1) Stochastic Oscillator (SO) – compares a security’s closing price to its price range over a given period of time.
The theory behind this indicator is that in an upward-trending market, prices tend to close near their high, and during a downward-trending market, prices tend to close near their low.

There are two components to the Stochastic Oscillator:

  • the %K which is the main line indicating the number of time periods (usually 14).
  • the %D which is a three-period moving average of the %K.

Buy/sell signals occur when the %K crosses above/below the %D.

For example, A %K result of 70 (or 30), is interpreted to mean that the price of the security closed above 70% (or below 30%) of all prior closing prices that have occurred over the past 14 days and assumes that the security’s price will trade at the top (or at the bottom) of the range in a major uptrend (or downtrend).
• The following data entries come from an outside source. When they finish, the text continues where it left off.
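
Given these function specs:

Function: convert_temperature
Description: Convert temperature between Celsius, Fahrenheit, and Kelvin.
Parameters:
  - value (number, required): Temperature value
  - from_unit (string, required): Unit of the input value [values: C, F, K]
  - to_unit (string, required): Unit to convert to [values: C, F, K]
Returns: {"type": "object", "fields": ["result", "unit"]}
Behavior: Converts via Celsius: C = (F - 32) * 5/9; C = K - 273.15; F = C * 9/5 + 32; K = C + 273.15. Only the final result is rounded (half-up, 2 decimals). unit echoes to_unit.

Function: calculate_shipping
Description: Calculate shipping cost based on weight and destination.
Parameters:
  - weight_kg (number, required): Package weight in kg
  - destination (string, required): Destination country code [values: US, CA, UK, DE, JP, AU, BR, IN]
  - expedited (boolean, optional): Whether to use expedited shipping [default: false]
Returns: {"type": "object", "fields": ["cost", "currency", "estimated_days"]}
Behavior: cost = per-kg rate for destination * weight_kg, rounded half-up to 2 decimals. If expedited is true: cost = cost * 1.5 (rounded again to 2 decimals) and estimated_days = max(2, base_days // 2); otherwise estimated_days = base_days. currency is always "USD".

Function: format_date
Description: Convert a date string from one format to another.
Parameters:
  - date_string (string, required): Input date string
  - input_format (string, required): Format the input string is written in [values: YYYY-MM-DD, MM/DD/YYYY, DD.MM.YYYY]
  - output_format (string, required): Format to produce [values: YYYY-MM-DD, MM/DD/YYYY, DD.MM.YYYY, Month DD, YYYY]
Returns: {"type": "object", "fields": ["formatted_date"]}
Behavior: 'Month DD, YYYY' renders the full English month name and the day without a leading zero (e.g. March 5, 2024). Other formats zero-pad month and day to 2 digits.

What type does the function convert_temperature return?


The convert_temperature spec declares Returns: {"type": "object", "fields": ["result", "unit"]}
Type:
object


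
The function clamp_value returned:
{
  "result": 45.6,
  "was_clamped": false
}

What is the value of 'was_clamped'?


false


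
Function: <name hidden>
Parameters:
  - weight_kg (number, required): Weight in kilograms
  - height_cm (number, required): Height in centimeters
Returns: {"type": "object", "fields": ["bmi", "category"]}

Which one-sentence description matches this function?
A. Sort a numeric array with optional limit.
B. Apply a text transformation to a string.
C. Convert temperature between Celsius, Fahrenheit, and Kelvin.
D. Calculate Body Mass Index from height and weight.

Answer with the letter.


Parameters weight_kg, height_cm and return ["bmi", "category"] fit: Calculate Body Mass Index from height and weight.
D


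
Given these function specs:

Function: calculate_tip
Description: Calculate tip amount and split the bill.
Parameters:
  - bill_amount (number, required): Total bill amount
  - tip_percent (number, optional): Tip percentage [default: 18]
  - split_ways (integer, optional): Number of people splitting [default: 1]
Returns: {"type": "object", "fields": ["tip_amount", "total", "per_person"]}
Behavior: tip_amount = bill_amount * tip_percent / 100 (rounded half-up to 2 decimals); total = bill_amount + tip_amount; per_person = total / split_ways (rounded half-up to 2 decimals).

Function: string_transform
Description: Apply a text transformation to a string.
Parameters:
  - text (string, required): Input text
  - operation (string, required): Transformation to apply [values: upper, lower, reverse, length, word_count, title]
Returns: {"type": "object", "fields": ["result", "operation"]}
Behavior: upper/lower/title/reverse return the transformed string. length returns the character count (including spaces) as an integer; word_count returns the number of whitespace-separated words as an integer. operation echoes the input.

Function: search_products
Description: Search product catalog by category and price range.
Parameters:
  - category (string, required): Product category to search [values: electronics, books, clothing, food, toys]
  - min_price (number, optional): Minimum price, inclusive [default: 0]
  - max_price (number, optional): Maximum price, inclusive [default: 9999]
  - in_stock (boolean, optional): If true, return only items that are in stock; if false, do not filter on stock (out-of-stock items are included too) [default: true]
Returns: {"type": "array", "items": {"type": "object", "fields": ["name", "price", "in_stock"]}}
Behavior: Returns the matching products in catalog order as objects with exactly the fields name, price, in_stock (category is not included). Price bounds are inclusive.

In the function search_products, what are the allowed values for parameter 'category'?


The search_products spec declares:
  - category (string, required): Product category to search [values: electronics, books, clothing, food, toys]
Allowed values:
electronics, books, clothing, food, toys


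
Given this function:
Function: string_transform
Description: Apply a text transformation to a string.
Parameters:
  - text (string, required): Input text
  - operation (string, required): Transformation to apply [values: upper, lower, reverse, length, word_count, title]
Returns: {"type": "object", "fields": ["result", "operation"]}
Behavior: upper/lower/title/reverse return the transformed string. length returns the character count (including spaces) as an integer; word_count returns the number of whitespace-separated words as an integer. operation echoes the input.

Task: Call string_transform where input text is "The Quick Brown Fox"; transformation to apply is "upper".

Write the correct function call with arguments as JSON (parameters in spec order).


Mapping each described value to its parameter name:
  'Input text' -> text = "The Quick Brown Fox"
  'Transformation to apply' -> operation = "upper"
string_transform({"text": "The Quick Brown Fox", "operation": "upper"})


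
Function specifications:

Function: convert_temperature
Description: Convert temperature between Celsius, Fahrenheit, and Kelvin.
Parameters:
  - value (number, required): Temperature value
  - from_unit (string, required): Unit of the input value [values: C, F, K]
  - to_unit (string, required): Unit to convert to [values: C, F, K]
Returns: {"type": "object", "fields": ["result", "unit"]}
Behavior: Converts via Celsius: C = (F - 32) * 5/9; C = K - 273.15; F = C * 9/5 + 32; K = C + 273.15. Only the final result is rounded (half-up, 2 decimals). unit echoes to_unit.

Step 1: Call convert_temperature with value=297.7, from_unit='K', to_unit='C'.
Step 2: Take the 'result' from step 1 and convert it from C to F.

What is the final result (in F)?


Step 1: convert_temperature(value=297.7, from_unit=K, to_unit=C)
  To C: 297.7 - 273.15 = 24.55
  Target is C: 24.55
  Round to 2 decimals: 24.55
  -> result = 24.55 C
Step 2: convert_temperature(value=24.55, from_unit=C, to_unit=F)
  Input already in C: 24.55
  To F: 24.55 * 9/5 + 32 = 76.19
  Round to 2 decimals: 76.19
  -> result = 76.19 F
76.19 F


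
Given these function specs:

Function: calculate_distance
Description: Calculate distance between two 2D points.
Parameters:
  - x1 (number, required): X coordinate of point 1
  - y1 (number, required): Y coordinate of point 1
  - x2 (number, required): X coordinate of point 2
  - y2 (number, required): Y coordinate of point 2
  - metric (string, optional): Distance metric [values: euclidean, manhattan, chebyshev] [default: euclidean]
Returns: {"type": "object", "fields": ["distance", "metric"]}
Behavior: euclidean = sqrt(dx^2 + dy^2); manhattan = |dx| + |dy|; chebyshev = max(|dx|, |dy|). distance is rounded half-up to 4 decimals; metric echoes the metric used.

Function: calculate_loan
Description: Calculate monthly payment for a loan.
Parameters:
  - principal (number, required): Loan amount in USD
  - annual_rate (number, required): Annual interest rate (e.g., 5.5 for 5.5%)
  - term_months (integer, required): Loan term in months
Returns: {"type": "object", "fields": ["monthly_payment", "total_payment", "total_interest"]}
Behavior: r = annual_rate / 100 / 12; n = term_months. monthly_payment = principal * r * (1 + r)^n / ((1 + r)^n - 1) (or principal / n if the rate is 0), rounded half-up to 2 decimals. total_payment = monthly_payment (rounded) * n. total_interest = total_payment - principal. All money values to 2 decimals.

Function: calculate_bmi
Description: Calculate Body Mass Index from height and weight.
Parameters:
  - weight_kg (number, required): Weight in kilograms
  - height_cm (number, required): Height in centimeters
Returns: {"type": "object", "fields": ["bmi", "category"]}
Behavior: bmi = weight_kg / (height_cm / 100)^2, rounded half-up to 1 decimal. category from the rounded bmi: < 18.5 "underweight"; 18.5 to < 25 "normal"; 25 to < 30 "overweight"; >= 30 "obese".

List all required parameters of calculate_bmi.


Parameters of calculate_bmi and their required/optional flag:
  weight_kg: required
  height_cm: required
height_cm, weight_kg


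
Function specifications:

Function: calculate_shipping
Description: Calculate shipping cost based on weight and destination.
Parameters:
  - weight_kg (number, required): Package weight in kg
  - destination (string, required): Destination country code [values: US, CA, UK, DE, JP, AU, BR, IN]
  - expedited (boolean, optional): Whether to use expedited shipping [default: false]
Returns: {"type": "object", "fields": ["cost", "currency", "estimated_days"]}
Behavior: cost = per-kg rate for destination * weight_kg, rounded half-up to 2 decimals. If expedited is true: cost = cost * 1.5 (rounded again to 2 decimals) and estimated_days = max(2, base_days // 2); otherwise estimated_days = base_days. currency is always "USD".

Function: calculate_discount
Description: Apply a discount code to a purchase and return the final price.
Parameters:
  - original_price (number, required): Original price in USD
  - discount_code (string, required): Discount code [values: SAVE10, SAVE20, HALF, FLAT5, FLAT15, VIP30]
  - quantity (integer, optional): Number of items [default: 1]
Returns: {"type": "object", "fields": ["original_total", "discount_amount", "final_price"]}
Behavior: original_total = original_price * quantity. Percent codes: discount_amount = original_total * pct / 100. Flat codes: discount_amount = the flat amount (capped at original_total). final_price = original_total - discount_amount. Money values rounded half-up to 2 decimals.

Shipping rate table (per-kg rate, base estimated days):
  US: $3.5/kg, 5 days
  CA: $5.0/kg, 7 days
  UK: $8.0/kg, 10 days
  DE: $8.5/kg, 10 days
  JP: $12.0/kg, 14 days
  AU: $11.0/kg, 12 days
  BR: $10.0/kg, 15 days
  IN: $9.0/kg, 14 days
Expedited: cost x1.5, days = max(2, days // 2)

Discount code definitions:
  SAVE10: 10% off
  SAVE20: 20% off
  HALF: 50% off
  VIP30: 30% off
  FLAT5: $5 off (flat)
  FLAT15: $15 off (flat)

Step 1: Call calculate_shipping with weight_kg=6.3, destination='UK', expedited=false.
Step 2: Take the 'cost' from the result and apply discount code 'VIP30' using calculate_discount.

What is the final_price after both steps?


Step 1: calculate_shipping(weight_kg=6.3, destination=UK, expedited=false)
  Rate for UK: $8.0/kg, base 10 days
  cost = 8.0 * 6.3 = 50.4 -> 50.40
  expedited not set/false: estimated_days = 10
  -> cost = 50.40 USD
Step 2: calculate_discount(original_price=50.4, discount_code=VIP30, quantity=1)
  original_total = 50.4 * 1 = 50.40
  VIP30 = 30% off: discount_amount = 50.40 * 30/100 = 15.12 -> 15.12
  final_price = 50.40 - 15.12 = 35.28
  -> final_price = 35.28
$35.28


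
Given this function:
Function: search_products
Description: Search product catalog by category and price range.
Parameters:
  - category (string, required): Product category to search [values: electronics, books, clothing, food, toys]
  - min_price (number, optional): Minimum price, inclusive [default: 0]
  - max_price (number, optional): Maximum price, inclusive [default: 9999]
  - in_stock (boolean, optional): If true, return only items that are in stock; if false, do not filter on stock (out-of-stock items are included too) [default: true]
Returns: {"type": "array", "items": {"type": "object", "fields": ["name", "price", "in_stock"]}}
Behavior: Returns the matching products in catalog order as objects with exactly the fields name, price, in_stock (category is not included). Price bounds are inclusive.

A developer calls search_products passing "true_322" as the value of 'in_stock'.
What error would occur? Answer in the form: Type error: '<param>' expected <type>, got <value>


Spec: 'in_stock' is declared as boolean; "true_322" is a string.
Type error: 'in_stock' expected boolean, got "true_322"


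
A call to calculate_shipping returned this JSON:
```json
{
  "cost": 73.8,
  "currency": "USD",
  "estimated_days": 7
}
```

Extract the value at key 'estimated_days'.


7


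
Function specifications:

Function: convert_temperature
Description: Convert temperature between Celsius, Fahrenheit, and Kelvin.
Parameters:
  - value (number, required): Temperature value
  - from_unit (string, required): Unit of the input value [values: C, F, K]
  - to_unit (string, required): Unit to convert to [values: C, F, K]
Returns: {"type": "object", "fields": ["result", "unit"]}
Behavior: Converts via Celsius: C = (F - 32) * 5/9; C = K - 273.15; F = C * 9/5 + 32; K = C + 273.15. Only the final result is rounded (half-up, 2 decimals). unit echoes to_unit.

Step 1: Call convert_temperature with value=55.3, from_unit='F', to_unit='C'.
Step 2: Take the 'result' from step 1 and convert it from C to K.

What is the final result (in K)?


Step 1: convert_temperature(value=55.3, from_unit=F, to_unit=C)
  To C: (55.3 - 32) * 5/9 = 12.944444
  Target is C: 12.944444
  Round to 2 decimals: 12.94
  -> result = 12.94 C
Step 2: convert_temperature(value=12.94, from_unit=C, to_unit=K)
  Input already in C: 12.94
  To K: 12.94 + 273.15 = 286.09
  Round to 2 decimals: 286.09
  -> result = 286.09 K
286.09 K


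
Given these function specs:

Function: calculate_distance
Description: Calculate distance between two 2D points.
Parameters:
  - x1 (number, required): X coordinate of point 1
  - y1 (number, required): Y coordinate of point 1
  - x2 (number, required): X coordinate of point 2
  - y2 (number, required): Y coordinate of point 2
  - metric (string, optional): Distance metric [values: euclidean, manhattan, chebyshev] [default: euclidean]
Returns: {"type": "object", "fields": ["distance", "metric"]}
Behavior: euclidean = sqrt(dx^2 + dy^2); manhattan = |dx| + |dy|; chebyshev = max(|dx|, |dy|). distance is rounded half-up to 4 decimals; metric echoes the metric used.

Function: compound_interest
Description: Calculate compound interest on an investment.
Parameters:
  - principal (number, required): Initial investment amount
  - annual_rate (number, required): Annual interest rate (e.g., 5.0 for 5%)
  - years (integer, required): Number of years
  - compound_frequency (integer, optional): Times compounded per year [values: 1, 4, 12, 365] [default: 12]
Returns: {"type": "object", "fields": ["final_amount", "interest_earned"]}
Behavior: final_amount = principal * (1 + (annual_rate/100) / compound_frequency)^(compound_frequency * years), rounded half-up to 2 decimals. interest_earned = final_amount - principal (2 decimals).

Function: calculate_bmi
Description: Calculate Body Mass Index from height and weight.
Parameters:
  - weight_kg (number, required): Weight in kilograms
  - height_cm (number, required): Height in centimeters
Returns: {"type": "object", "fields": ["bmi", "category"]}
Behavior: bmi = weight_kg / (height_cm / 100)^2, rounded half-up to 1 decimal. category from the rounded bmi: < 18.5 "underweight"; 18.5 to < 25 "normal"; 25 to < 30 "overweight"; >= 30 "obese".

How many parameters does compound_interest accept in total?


Parameters of compound_interest: principal (required), annual_rate (required), years (required), compound_frequency (optional)
Total:
4


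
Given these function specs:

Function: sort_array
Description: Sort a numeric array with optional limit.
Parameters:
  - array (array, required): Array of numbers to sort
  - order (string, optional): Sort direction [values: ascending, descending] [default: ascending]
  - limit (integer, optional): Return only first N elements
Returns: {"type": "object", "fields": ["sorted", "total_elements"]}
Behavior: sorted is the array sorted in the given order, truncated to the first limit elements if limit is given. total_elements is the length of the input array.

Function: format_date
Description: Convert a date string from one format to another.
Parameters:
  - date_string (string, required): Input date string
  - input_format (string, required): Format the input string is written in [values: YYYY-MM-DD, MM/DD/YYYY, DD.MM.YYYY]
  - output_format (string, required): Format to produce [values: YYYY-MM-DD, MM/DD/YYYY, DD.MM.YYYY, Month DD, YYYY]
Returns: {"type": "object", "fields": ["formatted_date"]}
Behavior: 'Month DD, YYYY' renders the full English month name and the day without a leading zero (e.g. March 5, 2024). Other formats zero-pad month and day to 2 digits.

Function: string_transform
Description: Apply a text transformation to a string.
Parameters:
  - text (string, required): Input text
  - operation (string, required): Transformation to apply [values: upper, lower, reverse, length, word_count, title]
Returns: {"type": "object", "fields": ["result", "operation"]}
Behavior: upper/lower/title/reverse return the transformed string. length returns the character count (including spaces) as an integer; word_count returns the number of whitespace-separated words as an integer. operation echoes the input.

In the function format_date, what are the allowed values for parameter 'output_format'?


The format_date spec declares:
  - output_format (string, required): Format to produce [values: YYYY-MM-DD, MM/DD/YYYY, DD.MM.YYYY, Month DD, YYYY]
Allowed values:
YYYY-MM-DD, MM/DD/YYYY, DD.MM.YYYY, Month DD, YYYY


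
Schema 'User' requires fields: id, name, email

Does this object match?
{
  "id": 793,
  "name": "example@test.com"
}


Checking required fields...
Missing: email
Invalid - missing required field 'email'


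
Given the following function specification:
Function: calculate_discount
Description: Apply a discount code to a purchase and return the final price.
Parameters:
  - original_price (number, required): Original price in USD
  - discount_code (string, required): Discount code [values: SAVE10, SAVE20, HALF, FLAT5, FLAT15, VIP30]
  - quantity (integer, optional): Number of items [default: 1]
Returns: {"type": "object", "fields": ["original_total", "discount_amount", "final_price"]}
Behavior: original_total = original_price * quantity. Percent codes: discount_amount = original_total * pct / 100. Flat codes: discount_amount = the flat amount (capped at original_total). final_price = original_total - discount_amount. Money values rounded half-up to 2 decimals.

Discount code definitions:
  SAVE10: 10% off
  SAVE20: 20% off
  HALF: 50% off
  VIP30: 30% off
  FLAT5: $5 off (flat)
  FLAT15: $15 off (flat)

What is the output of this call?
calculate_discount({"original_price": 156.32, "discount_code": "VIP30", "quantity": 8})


original_total = 156.32 * 8 = 1250.56
VIP30 = 30% off: discount_amount = 1250.56 * 30/100 = 375.168 -> 375.17
final_price = 1250.56 - 375.17 = 875.39
Output:
{"original_total": 1250.56, "discount_amount": 375.17, "final_price": 875.39}


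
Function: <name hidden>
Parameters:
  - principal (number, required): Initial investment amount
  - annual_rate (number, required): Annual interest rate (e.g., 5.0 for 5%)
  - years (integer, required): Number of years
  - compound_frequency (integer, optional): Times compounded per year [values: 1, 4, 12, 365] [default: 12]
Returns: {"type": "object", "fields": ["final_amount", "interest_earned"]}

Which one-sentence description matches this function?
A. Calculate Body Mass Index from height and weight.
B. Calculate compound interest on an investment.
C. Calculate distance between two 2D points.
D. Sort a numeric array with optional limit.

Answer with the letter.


Parameters principal, annual_rate, years, compound_frequency and return ["final_amount", "interest_earned"] fit: Calculate compound interest on an investment.
B


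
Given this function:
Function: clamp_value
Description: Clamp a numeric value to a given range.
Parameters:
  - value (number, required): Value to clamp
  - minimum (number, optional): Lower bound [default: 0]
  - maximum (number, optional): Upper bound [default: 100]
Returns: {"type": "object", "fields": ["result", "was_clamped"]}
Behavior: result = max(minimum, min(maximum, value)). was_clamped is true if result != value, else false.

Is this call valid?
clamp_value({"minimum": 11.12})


Checking required parameters...
Missing required parameter: value
Invalid - missing required parameter 'value'


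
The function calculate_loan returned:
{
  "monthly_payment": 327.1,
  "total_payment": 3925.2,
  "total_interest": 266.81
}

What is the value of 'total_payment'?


3925.2


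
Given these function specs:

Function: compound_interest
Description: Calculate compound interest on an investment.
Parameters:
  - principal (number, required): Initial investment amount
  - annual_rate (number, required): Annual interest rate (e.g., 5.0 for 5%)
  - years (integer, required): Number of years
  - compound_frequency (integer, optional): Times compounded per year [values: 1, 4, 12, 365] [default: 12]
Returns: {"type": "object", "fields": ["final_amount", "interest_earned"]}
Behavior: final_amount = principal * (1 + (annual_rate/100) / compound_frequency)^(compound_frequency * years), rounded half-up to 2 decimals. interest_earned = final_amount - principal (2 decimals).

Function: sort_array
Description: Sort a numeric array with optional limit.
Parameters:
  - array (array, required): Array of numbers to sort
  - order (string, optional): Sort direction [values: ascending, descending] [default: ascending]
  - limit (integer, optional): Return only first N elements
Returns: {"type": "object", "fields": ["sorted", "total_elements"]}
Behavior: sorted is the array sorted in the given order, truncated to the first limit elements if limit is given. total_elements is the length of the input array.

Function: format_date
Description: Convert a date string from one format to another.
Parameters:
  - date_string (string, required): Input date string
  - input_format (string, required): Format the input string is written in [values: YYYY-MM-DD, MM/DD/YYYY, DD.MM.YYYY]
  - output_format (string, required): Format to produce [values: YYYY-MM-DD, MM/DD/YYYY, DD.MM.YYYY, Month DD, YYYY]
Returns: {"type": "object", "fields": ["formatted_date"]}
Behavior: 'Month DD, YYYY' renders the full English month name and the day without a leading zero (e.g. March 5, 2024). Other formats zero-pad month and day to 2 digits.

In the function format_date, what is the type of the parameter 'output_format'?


The format_date spec declares:
  - output_format (string, required): Format to produce [values: YYYY-MM-DD, MM/DD/YYYY, DD.MM.YYYY, Month DD, YYYY]
Type:
string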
A move above 80 suggests that the security is overbought and therefore should be sold while a move below 20 suggests that the stock or index is oversold and, as such, is a buying signal.

 

2) Relative Strength Index (RSI) –  compares the magnitude of recent gains in price to recent losses in an attempt to determine overbought and oversold conditions of a security.

The RSI, on a scale of 0-100, indicates that a stock is:

  • overbought when it is over 70
  • oversold when it is below 30.

Because large surges and drops in the price of a security will create false buy or sell signals the RSI works best when it is used in conjunction with short-term moving average crossovers such as the Stochastic Oscillator to confirm a directional shift.

 

3) Price Rate of Change (ROC)– measures the percentage rate of change, indicating the strength of the momentum, between the most recent price and the price over “x” periods (the narrower the better) thereby identifying bullish or bearish divergences.

As such, the ROC is able to forecasts sooner than almost any other indicator an upcoming reversal of a trend and whether or not a security’s price action is created by those over-buying or over-selling it.
A number other than zero (a personal choice) can be used to indicate an increase in upward momentum and a number less than zero to indicate an increase in selling pressure.

 

4) Commodity Channel Index (CCI) – an oscillator which quantifies the relationship between the security’s price, a moving average of the security’s price, and normal deviations from that average to determine when a security has been overbought or oversold.

The CCI, when used in conjunction with other oscillators, can be a valuable tool to identify potential peaks and valleys in the security’s price, and thus provide investors with reasonable evidence to estimate changes in the direction of price movement of the security.

 

5) TRIX – displays the percent rate-of-change of a triple exponentially smoothed moving average of a security’s closing price and is designed to filter out stock movements that are insignificant to the larger trend of the security.

The user selects a number of periods (such as 15) with which to create the moving average, and those cycles that are shorter than that are filtered out. TRIX is also a leading indicator and can be used to anticipate turning points in a trend through its divergence with the security’s price.